Воспоминаемое[2] должно быть завершенным, причем завершенным в прошлом, отсюда – то грустное, что всегда сквозит в воспоминаниях: прошлое покрыто тенью смерти, и оно воскресает в слезах разлуки…
Таким завершенным в моем прошлом – жизнь в Буйцах, образы которой светлой чередой восстают в моей памяти.
Звание помещика есть та же служба.
Пушкин[3]Наша усадьба была расположена на высоком левом берегу реки Непрядвы, приблизительно с версту ниже устья впадающей в нее речки Буйчика. Дом был одноэтажный, длинный; он состоял из трех частей: из средней, деревянной, и из двух почти одинаковых кирпичных флигелей с мезонинами по сторонам средней части; только флигель, который был с восточной стороны, был соединен со средней частью дома так называемой «нижней» гостиной и огибавшим ее с северной и западной стороны коридором, тогда как западный флигель стоял отдельно.

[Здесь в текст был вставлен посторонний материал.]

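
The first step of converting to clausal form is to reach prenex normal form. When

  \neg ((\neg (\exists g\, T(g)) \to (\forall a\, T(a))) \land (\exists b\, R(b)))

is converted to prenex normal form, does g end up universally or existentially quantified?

universal

Eliminate → and ↔ using ¬ and ∨.
  \neg ((\neg \neg (\exists g\, T(g)) \lor (\forall a\, T(a))) \land (\exists b\, R(b)))
Move each ¬ inward, flipping quantifiers it crosses:
  (\forall g\, \neg T(g)) \land (\exists a\, \neg T(a)) \lor (\forall b\, \neg R(b))
All bound variables are already distinct, so no renaming is needed.
Pull the quantifiers to the front (each side's bound variable is not free in the other side):
  \forall g\, \exists a\, \forall b\, (\neg T(g) \land \neg T(a) \lor \neg R(b))
The quantifier \exists g sits under an odd number of negations (counting the antecedent side of each →), so it flips to \forall g.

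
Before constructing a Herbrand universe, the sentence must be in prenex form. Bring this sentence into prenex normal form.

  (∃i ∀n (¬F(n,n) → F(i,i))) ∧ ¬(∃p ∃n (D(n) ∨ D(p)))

First replace A → B with ¬A ∨ B.
  (∃i ∀n (¬¬F(n,n) ∨ F(i,i))) ∧ ¬(∃p ∃n (D(n) ∨ D(p)))
Drive negations inward (¬∀x A ≡ ∃x ¬A, ¬∃x A ≡ ∀x ¬A, De Morgan for ∧/∨):
  (∃i ∀n (F(n,n) ∨ F(i,i))) ∧ (∀p ∀n (¬D(n) ∧ ¬D(p)))
Rename bound variables to avoid capture: n↦x.
  (∃i ∀n (F(n,n) ∨ F(i,i))) ∧ (∀p ∀x (¬D(x) ∧ ¬D(p)))
Finally move all quantifiers to the prefix:
  ∃i ∀n ∀p ∀x ((F(n,n) ∨ F(i,i)) ∧ ¬D(x) ∧ ¬D(p))

∃i ∀n ∀p ∀x ((F(n,n) ∨ F(i,i)) ∧ ¬D(x) ∧ ¬D(p))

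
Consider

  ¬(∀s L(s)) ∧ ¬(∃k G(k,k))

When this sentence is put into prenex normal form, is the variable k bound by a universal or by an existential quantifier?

universal

Drive negations inward (¬∀x A ≡ ∃x ¬A, ¬∃x A ≡ ∀x ¬A, De Morgan for ∧/∨):
  (∃s ¬L(s)) ∧ (∀k ¬G(k,k))
All bound variables are already distinct, so no renaming is needed.
Extract every quantifier outward, since the variables are now distinct and don't occur free across branches:
  ∃s ∀k (¬L(s) ∧ ¬G(k,k))
The quantifier ∃k sits under an odd number of negations, so it flips to ∀k.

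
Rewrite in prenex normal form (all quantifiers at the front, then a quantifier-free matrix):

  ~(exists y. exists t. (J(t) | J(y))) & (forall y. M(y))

Move each ¬ inward, flipping quantifiers it crosses:
  (forall y. forall t. (~J(t) & ~J(y))) & (forall y. M(y))
Standardize variables apart so no two quantifiers bind the same name: y↦w.
  (forall y. forall t. (~J(t) & ~J(y))) & (forall w. M(w))
Pull the quantifiers to the front (each side's bound variable is not free in the other side):
  forall y. forall t. forall w. (~J(t) & ~J(y) & M(w))

forall y. forall t. forall w. (~J(t) & ~J(y) & M(w))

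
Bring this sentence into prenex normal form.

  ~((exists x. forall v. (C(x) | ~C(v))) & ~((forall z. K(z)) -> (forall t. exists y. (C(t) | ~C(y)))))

forall x. exists v. exists z. forall t. exists y. (~C(x) & C(v) | ~K(z) | C(t) | ~C(y))

Rewrite implications/biconditionals: A → B as ¬A ∨ B.
  ~((exists x. forall v. (C(x) | ~C(v))) & ~(~(forall z. K(z)) | (forall t. exists y. (C(t) | ~C(y)))))
Drive negations inward (¬∀x A ≡ ∃x ¬A, ¬∃x A ≡ ∀x ¬A, De Morgan for ∧/∨):
  (forall x. exists v. (~C(x) & C(v))) | (exists z. ~K(z)) | (forall t. exists y. (C(t) | ~C(y)))
All bound variables are already distinct, so no renaming is needed.
Finally move all quantifiers to the prefix:
  forall x. exists v. exists z. forall t. exists y. (~C(x) & C(v) | ~K(z) | C(t) | ~C(y))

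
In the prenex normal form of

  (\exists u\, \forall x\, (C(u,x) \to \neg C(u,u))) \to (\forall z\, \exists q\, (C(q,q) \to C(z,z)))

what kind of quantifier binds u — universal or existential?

First replace A → B with ¬A ∨ B.
  \neg (\exists u\, \forall x\, (\neg C(u,x) \lor \neg C(u,u))) \lor (\forall z\, \exists q\, (\neg C(q,q) \lor C(z,z)))
Drive negations inward (¬∀x A ≡ ∃x ¬A, ¬∃x A ≡ ∀x ¬A, De Morgan for ∧/∨):
  (\forall u\, \exists x\, (C(u,x) \land C(u,u))) \lor (\forall z\, \exists q\, (\neg C(q,q) \lor C(z,z)))
Pull the quantifiers to the front (each side's bound variable is not free in the other side):
  \forall u\, \exists x\, \forall z\, \exists q\, (C(u,x) \land C(u,u) \lor \neg C(q,q) \lor C(z,z))
The quantifier \exists u sits under an odd number of negations (counting the antecedent side of each →), so it flips to \forall u.

universal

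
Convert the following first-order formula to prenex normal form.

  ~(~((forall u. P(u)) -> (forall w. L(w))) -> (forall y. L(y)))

forall u. exists w. exists y. (P(u) & ~L(w) & ~L(y))

Eliminate → and ↔ using ¬ and ∨.
  ~(~~(~(forall u. P(u)) | (forall w. L(w))) | (forall y. L(y)))
Move each ¬ inward, flipping quantifiers it crosses:
  (forall u. P(u)) & (exists w. ~L(w)) & (exists y. ~L(y))
All bound variables are already distinct, so no renaming is needed.
Extract every quantifier outward, since the variables are now distinct and don't occur free across branches:
  forall u. exists w. exists y. (P(u) & ~L(w) & ~L(y))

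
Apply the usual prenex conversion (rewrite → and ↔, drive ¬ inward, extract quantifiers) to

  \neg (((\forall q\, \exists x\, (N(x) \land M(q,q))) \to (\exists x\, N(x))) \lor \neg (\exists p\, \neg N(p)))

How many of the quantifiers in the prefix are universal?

2

Eliminate → and ↔ using ¬ and ∨.
  \neg (\neg (\forall q\, \exists x\, (N(x) \land M(q,q))) \lor (\exists x\, N(x)) \lor \neg (\exists p\, \neg N(p)))
Push ¬ through the quantifiers and connectives to reach negation normal form:
  (\forall q\, \exists x\, (N(x) \land M(q,q))) \land (\forall x\, \neg N(x)) \land (\exists p\, \neg N(p))
Standardize variables apart so no two quantifiers bind the same name: x↦u.
  (\forall q\, \exists x\, (N(x) \land M(q,q))) \land (\forall u\, \neg N(u)) \land (\exists p\, \neg N(p))
Extract every quantifier outward, since the variables are now distinct and don't occur free across branches:
  \forall q\, \exists x\, \forall u\, \exists p\, (N(x) \land M(q,q) \land \neg N(u) \land \neg N(p))
The prefix is \forall q \exists x \forall u \exists p: 2 universal, 2 existential.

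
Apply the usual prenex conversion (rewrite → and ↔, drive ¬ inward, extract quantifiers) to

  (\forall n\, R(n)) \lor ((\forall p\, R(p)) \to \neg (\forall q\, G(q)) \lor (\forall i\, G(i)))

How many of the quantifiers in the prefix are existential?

First replace A → B with ¬A ∨ B.
  (\forall n\, R(n)) \lor \neg (\forall p\, R(p)) \lor \neg (\forall q\, G(q)) \lor (\forall i\, G(i))
Move each ¬ inward, flipping quantifiers it crosses:
  (\forall n\, R(n)) \lor (\exists p\, \neg R(p)) \lor (\exists q\, \neg G(q)) \lor (\forall i\, G(i))
All bound variables are already distinct, so no renaming is needed.
Pull the quantifiers to the front (each side's bound variable is not free in the other side):
  \forall n\, \exists p\, \exists q\, \forall i\, (R(n) \lor \neg R(p) \lor \neg G(q) \lor G(i))
The prefix is \forall n \exists p \exists q \forall i: 2 universal, 2 existential.

2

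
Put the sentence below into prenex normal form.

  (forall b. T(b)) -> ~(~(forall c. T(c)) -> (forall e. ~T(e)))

Rewrite implications/biconditionals: A → B as ¬A ∨ B.
  ~(forall b. T(b)) | ~(~~(forall c. T(c)) | (forall e. ~T(e)))
Drive negations inward (¬∀x A ≡ ∃x ¬A, ¬∃x A ≡ ∀x ¬A, De Morgan for ∧/∨):
  (exists b. ~T(b)) | (exists c. ~T(c)) & (exists e. T(e))
All bound variables are already distinct, so no renaming is needed.
Pull the quantifiers to the front (each side's bound variable is not free in the other side):
  exists b. exists c. exists e. (~T(b) | ~T(c) & T(e))

exists b. exists c. exists e. (~T(b) | ~T(c) & T(e))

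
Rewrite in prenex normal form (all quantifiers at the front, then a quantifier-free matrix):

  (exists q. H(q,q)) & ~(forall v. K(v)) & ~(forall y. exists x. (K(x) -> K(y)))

exists q. exists v. exists y. forall x. (H(q,q) & ~K(v) & K(x) & ~K(y))

Eliminate → and ↔ using ¬ and ∨.
  (exists q. H(q,q)) & ~(forall v. K(v)) & ~(forall y. exists x. (~K(x) | K(y)))
Drive negations inward (¬∀x A ≡ ∃x ¬A, ¬∃x A ≡ ∀x ¬A, De Morgan for ∧/∨):
  (exists q. H(q,q)) & (exists v. ~K(v)) & (exists y. forall x. (K(x) & ~K(y)))
All bound variables are already distinct, so no renaming is needed.
Pull the quantifiers to the front (each side's bound variable is not free in the other side):
  exists q. exists v. exists y. forall x. (H(q,q) & ~K(v) & K(x) & ~K(y))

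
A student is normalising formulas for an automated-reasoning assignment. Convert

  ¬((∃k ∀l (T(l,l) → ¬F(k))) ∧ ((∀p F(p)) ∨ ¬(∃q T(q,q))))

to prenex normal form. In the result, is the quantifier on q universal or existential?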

Красные Буйцы. Слева на дальнем плане церковь Архангела Михаила, в центре – двухэтажное здание конторы, справа – дом Олсуфьевых. Конец XIX века. Частное собрание, Москва
Дом был обращен на юг. Средняя, деревянная часть, построенная еще в XVIII столетии из липы, вероятно, своих же буецких лесов, и восточный флигель были оштукатурены и выкрашены в светло-розовый цвет, а западный флигель был выбелен по кирпичу; окна дома были белые за исключением окон западного флигеля, которые были выкрашены в светло-желтый, кремовый цвет; у южных окон средней части и восточного флигеля были зеленые ставни; с южной стороны той же средней части и восточного флигеля было два балкона с белыми круглыми колонками в духе скромного деревянного Empire; балкон среднего дома по сторонам и спереди, за исключением входа в него, был застеклен в косую клетку, а балкон флигеля с боковым входом с западной стороны был открытым: в конце лета он зарастал со всех сторон вьющимся растением с желтенькими цветочками, название которого я не знаю. С севера дома было три балкона: у средней части – с колонками и не застекленный, а у флигелей – в виде крылечка на квадратных столбиках; такое крылечко у западного флигеля служило единственным входом в этот флигель; полы балконов и ступени были выкрашены в серую или, скорее, в сизую краску. Главный подъезд дома был с севера и вел в коридор, который соединял восточный флигель с средней частью; этот подъезд в виде крыльца был выстроен к нашей свадьбе по рисунку нашего друга П. И. Нера довского в русском стиле; он был с двумя пузатыми колонками, с массивной дверью черного дуба, добытого в окрестностях Буец из шлю з<ов>, построенных Петром I на Дону; у двери снаружи вместо ручки было тяжелое медное кольцо; в боковых стенках крыльца было два арочных оконца с оконными переплетами кружками; крыша в косую клетку образовывала высокий фронтон. Таков был вид этого крыльца, когда мы приехали в Буйцы с С<оней>[4] вскоре после нашей свадьбы в сентябре 902 года; но пузатые колонки нам скоро надоели: они не шли к общему стилю, или, скорее, бесстилью дома, и мы переделали их на толстые квадратные пилястры; тогда же крыша была спущена вместо фронтона третьим скатом наперед, что придало всему крыльцу более уютный вид и связало его с домом.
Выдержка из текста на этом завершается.